NOVA ORLEÃES (AP) – Uma Suprema Corte da Louisiana fortemente dividida aprovou na segunda-feira a abolição de um cargo eleito conquistado por um exonerado de Nova Orleans que passou quase 30 anos na prisão por assassinato antes de sua condenação ser anulada.

A decisão de 4 a 3 deixa Calvin Duncan com pouco caminho a seguir para tentar assumir o papel de secretário do tribunal criminal da paróquia de Orleans, um cargo que ele ganhou em uma eleição histórica no ano passado, antes que os legisladores republicanos corressem para eliminar o cargo nesta primavera.

Numa divergência contundente, os juízes democratas do tribunal disseram que a decisão abriu a porta para permitir que os legisladores da Louisiana subvertessem a vontade dos eleitores. A maioria conservadora do tribunal discordou, escrevendo que “esta mudança estava inteiramente dentro da autoridade do Legislativo”.

O tribunal também rejeitou a tentativa da Câmara Municipal de Nova Orleans de realizar uma eleição especial, o que daria a Duncan a opção de concorrer novamente.

“Numa altura em que os nossos direitos de voto estão sob um ataque sem precedentes, esta decisão esclarece que, se quisermos viver numa democracia, temos de lutar por ela com todas as ferramentas que o nosso sistema de governo fornece”, disse Duncan num comunicado.

Assinado pelo governador republicano Jeff Landry, o projeto de lei que elimina o cartório de Nova Orleans foi defendido pelos legisladores republicanos como um passo necessário em direção à eficiência do governo.

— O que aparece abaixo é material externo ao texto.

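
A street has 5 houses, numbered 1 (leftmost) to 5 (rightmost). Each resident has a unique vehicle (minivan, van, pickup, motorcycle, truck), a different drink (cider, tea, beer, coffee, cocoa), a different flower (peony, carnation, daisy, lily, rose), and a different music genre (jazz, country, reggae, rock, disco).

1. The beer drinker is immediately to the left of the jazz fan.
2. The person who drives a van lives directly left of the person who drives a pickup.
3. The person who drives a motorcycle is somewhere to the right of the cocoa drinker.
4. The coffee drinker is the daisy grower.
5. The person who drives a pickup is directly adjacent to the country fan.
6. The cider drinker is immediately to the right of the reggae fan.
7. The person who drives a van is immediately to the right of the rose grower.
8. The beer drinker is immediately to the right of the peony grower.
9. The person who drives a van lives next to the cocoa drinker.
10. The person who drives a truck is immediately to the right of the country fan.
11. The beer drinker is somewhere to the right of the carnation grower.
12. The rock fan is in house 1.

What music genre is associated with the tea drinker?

From clue 12, the rock fan must be in house 1.
House 1's vehicle must be minivan (nothing else left).
The person who drives a pickup is narrowed to house 3 or 4 or 5; consider each.
Placing it in house 4 and house 5 leads to a contradiction, so it's in house 3.
Clue 2 places the person who drives a van in house 2.
The rose grower is in house 1 (clue 7).
House 4 vehicle: only motorcycle fits.
The only vehicle still possible for house 5 is truck.
Clue 10 places the country fan in house 4.
Clue 1: the beer drinker is in house 4.
From clue 1, the jazz fan must be in house 5.
The peony grower is in house 3 (clue 8).
House 2's flower must be carnation (nothing else left).
Clue 4: the coffee drinker is in house 5.
The daisy grower is in house 5 (clue 4).
Clue 6: the reggae fan is in house 2.
House 1 drink: only cocoa fits.
House 2's drink must be tea (nothing else left).
So house 3 gets cider for drink.
House 4's flower must be lily (nothing else left).
That leaves disco as the music genre for house 3.
So: house 1 = minivan/cocoa/rose/rock, house 2 = van/tea/carnation/reggae, house 3 = pickup/cider/peony/disco, house 4 = motorcycle/beer/lily/country, house 5 = truck/coffee/daisy/jazz.

reggae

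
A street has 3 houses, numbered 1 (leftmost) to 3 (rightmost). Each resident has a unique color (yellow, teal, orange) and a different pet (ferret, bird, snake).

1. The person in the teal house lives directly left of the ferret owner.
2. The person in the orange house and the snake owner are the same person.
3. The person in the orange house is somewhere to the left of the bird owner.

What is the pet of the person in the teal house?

So house 3 gets yellow for color.
That leaves snake as the pet for house 1.
The person in the orange house is in house 1 (clue 2).
House 2 color: only teal fits.
Clue 1: the ferret owner is in house 3.
House 2 pet: only bird fits.
So: house 1 = orange/snake, house 2 = teal/bird, house 3 = yellow/ferret.

bird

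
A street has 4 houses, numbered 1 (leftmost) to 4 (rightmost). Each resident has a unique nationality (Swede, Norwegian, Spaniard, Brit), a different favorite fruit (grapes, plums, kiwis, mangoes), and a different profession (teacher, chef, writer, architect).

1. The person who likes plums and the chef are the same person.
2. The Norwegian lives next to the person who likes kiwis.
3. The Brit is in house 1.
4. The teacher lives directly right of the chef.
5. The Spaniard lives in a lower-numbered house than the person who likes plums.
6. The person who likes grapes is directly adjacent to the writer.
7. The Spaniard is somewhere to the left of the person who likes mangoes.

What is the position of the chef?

From clue 3, the Brit must be in house 1.
Clue 5: the Spaniard is in house 2.
The person who likes plums is in house 3 (clue 5).
House 4's favorite fruit must be mangoes (nothing else left).
Clue 1: the chef is in house 3.
By clue 2, the Norwegian is in house 3.
Clue 2 places the person who likes kiwis in house 2.
Clue 4 places the teacher in house 4.
So house 4 gets Swede for nationality.
House 1 favorite fruit: only grapes fits.
The writer is in house 2 (clue 6).
House 1 profession: only architect fits.
So: house 1 = Brit/grapes/architect, house 2 = Spaniard/kiwis/writer, house 3 = Norwegian/plums/chef, house 4 = Swede/mangoes/teacher.

3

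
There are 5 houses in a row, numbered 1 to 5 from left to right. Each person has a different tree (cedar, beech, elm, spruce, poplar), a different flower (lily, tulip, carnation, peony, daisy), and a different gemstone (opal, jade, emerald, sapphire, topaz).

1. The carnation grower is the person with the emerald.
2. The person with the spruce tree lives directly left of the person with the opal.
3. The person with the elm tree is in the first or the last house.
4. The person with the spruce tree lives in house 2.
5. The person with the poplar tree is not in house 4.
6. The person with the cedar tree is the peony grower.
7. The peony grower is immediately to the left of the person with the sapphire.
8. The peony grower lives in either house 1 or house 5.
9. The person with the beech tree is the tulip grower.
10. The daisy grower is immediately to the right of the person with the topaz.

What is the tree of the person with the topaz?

cedar

From clue 4, the person with the spruce tree must be in house 2.
The peony grower is in house 1 (clue 8).
Clue 2 places the person with the opal in house 3.
The person with the cedar tree is in house 1 (clue 6).
By clue 7, the person with the sapphire is in house 2.
So house 3 gets poplar for tree.
That leaves beech as the tree for house 4.
House 5's tree must be elm (nothing else left).
From clue 9, the tulip grower must be in house 4.
That leaves daisy as the flower for house 2.
House 3 flower: only lily fits.
So house 5 gets carnation for flower.
The person with the emerald is in house 5 (clue 1).
By clue 10, the person with the topaz is in house 1.
So house 4 gets jade for gemstone.
So: house 1 = cedar/peony/topaz, house 2 = spruce/daisy/sapphire, house 3 = poplar/lily/opal, house 4 = beech/tulip/jade, house 5 = elm/carnation/emerald.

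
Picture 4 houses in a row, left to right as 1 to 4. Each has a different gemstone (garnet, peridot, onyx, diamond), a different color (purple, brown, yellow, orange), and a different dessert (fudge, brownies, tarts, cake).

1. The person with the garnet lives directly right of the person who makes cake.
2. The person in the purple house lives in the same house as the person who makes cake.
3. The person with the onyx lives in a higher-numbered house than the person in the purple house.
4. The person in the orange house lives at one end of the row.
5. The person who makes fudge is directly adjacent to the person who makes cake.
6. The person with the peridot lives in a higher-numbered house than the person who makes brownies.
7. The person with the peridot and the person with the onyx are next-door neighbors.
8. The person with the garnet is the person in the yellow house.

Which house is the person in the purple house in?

1

House 1's gemstone must be diamond (nothing else left).
The person in the orange house is narrowed to house 1 or 4; consider each.
Placing it in house 1 leads to a contradiction, so it's in house 4.
The only dessert still possible for house 4 is tarts.
The person with the garnet is narrowed to house 2 or 3; consider each.
Placing it in house 3 leads to a contradiction, so it's in house 2.
The person who makes cake is in house 1 (clue 1).
From clue 2, the person in the purple house must be in house 1.
Clue 5: the person who makes fudge is in house 2.
By clue 8, the person in the yellow house is in house 2.
That leaves brown as the color for house 3.
So house 3 gets brownies for dessert.
Clue 6: the person with the peridot is in house 4.
Clue 7: the person with the onyx is in house 3.
So: house 1 = diamond/purple/cake, house 2 = garnet/yellow/fudge, house 3 = onyx/brown/brownies, house 4 = peridot/orange/tarts.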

Os apoiadores negaram que tivesse algo a ver com Duncan ou com seu passado.

Os democratas consideraram a mudança um exagero por parte de um Legislativo conservador e predominantemente branco, que acusaram de tentar frustrar a vontade de uma cidade predominantemente negra. Essas tensões voltaram à tona no mês passado, quando Landry assinou um novo mapa do Congresso que eliminou um dos dois distritos de maioria negra do estado.

Duncan foi culpado de um assassinato em 1981 e foi libertado da prisão em 2011. Em 2021, um juiz distrital da paróquia de Orleans anulou a sentença de Duncan, descobrindo que ele havia sido condenado injustamente e as acusações contra ele foram retiradas. Duncan está listado no Registro Nacional de Isenções.